LLM-Based Automated Diagnosis Of Integration Test Failures At Google
Google's new LLM tool analyzed over 52,000 test failures, achieving 90.14% root cause accuracy.
Google researchers have developed and deployed a novel AI tool called Auto-Diagnose that uses Large Language Models (LLMs) to automatically diagnose the root cause of integration test failures. Integration tests, which check how different software components work together, generate massive, unstructured logs that are notoriously difficult for developers to parse. Auto-Diagnose tackles this by analyzing these failure logs, identifying the most relevant lines, and producing concise summaries.
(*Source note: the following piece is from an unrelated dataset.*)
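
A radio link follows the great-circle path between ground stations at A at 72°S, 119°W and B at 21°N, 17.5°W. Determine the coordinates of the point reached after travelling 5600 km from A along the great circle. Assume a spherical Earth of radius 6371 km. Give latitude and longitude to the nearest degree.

≈ 39°S, 40°W

The haversine formula gives a central angle δ ≈ 1.981 rad (113.5°) between the endpoints. The total great-circle distance is δ·R ≈ 1.981 × 6371 ≈ 12618 km, so the target fraction is f = 5600/12618 ≈ 0.444.
Interpolate at f ≈ 0.444 with slerp weights a = sin((1−f)δ)/sin δ ≈ 0.972, b = sin(fδ)/sin δ ≈ 0.840.
p = a·p₁ + b·p₂ ≈ (0.602, -0.499, -0.624); φ = arcsin(p_z) ≈ -38.60°, λ = atan2(p_y, p_x) ≈ -39.63°.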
It is directly integrated into Critique, Google's internal code review system, providing developers with contextual, in-time assistance directly within their workflow.
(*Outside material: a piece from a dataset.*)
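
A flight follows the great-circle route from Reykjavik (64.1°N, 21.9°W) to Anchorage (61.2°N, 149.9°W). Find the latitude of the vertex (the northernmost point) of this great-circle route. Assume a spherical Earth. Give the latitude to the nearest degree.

≈ 77°N

The great circle lies in the plane with unit normal n̂ = (p₁ × p₂)/|p₁ × p₂|.
Here n̂_z ≈ -0.220; the vertex latitude is φ_max = arccos|n̂_z| ≈ 77.3°.
Check via Clairaut: cos φ_max = |cos φ₁| · sin C = cos(64.1°)·sin(30.3°) ≈ 0.220, again giving ≈ 77.3°.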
A manual evaluation on 71 real-world failures demonstrated an impressive 90.14% accuracy in diagnosing the correct root cause. Following its Google-wide deployment, the tool was used to analyze 52,635 distinct failing tests. User feedback was overwhelmingly positive, with the tool being deemed 'Not helpful' in only 5.8% of cases. Among 370 tools that post findings in Critique, Auto-Diagnose ranked #14 in helpfulness. User interviews confirmed the tool's perceived usefulness and the positive reception of integrating AI-powered diagnostic assistance into existing developer workflows.
The research concludes that LLMs are highly effective for this task due to their ability to process and summarize complex textual data. The study also highlights that the tool's high accuracy is a critical factor driving developer adoption and positive perception. This represents a significant step in using AI to reduce cognitive load and save time on tedious debugging tasks, allowing engineers to focus on more creative problem-solving.
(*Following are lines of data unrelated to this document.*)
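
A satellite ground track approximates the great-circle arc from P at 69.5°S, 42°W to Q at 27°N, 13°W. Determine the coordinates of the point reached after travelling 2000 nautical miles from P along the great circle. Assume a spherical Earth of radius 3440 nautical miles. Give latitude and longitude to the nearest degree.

Write both endpoints as unit vectors p₁, p₂ with components (cos φ cos λ, cos φ sin λ, sin φ).
The central angle between the endpoints is δ = arccos(p₁·p₂) ≈ 1.724 rad (98.8°). The total great-circle distance is δ·R ≈ 1.724 × 3440 ≈ 5930 nmi, so the target fraction is f = 2000/5930 ≈ 0.337.
Interpolate at f ≈ 0.337 with slerp weights a = sin((1−f)δ)/sin δ ≈ 0.920, b = sin(fδ)/sin δ ≈ 0.556.
p = a·p₁ + b·p₂ ≈ (0.722, -0.327, -0.610); φ = arcsin(p_z) ≈ -37.57°, λ = atan2(p_y, p_x) ≈ -24.37°.

≈ 38°S, 24°W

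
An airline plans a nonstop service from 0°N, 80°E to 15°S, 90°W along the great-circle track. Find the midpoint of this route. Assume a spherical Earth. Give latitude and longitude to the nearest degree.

Write both endpoints as unit vectors p₁, p₂ with components (cos φ cos λ, cos φ sin λ, sin φ).
The central angle between the endpoints is δ = arccos(p₁·p₂) ≈ 2.828 rad (162.0°).
Interpolate at f = 1/2 with slerp weights a = sin((1−f)δ)/sin δ ≈ 3.203, b = sin(fδ)/sin δ ≈ 3.203.
p = a·p₁ + b·p₂ ≈ (0.556, 0.060, -0.829); φ = arcsin(p_z) ≈ -55.99°, λ = atan2(p_y, p_x) ≈ 6.21°.

≈ 56°S, 6°E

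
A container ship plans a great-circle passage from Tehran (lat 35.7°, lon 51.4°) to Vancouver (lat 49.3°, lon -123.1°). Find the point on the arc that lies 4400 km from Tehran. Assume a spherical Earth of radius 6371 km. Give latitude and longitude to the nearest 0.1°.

≈ lat 75.0°, lon 42.5°

Write both endpoints as unit vectors p₁, p₂ with components (cos φ cos λ, cos φ sin λ, sin φ).
The central angle between the endpoints is δ = arccos(p₁·p₂) ≈ 1.656 rad (94.9°). The total great-circle distance is δ·R ≈ 1.656 × 6371 ≈ 10548 km, so the target fraction is f = 4400/10548 ≈ 0.417.
Interpolate at f ≈ 0.417 with slerp weights a = sin((1−f)δ)/sin δ ≈ 0.825, b = sin(fδ)/sin δ ≈ 0.639.
p = a·p₁ + b·p₂ ≈ (0.190, 0.174, 0.966); φ = arcsin(p_z) ≈ 75.04°, λ = atan2(p_y, p_x) ≈ 42.49°.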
- Achieved 90.14% accuracy in root cause diagnosis on 71 real-world test failures.
- Deployed at scale, analyzing 52,635 distinct failing tests with a 'Not helpful' rate of only 5.8%.
- Integrated directly into Google's Critique system, ranking #14 in helpfulness among 370 internal tools.
Why It Matters
Saves developers hours of tedious log analysis, accelerating software development and improving code reliability at scale.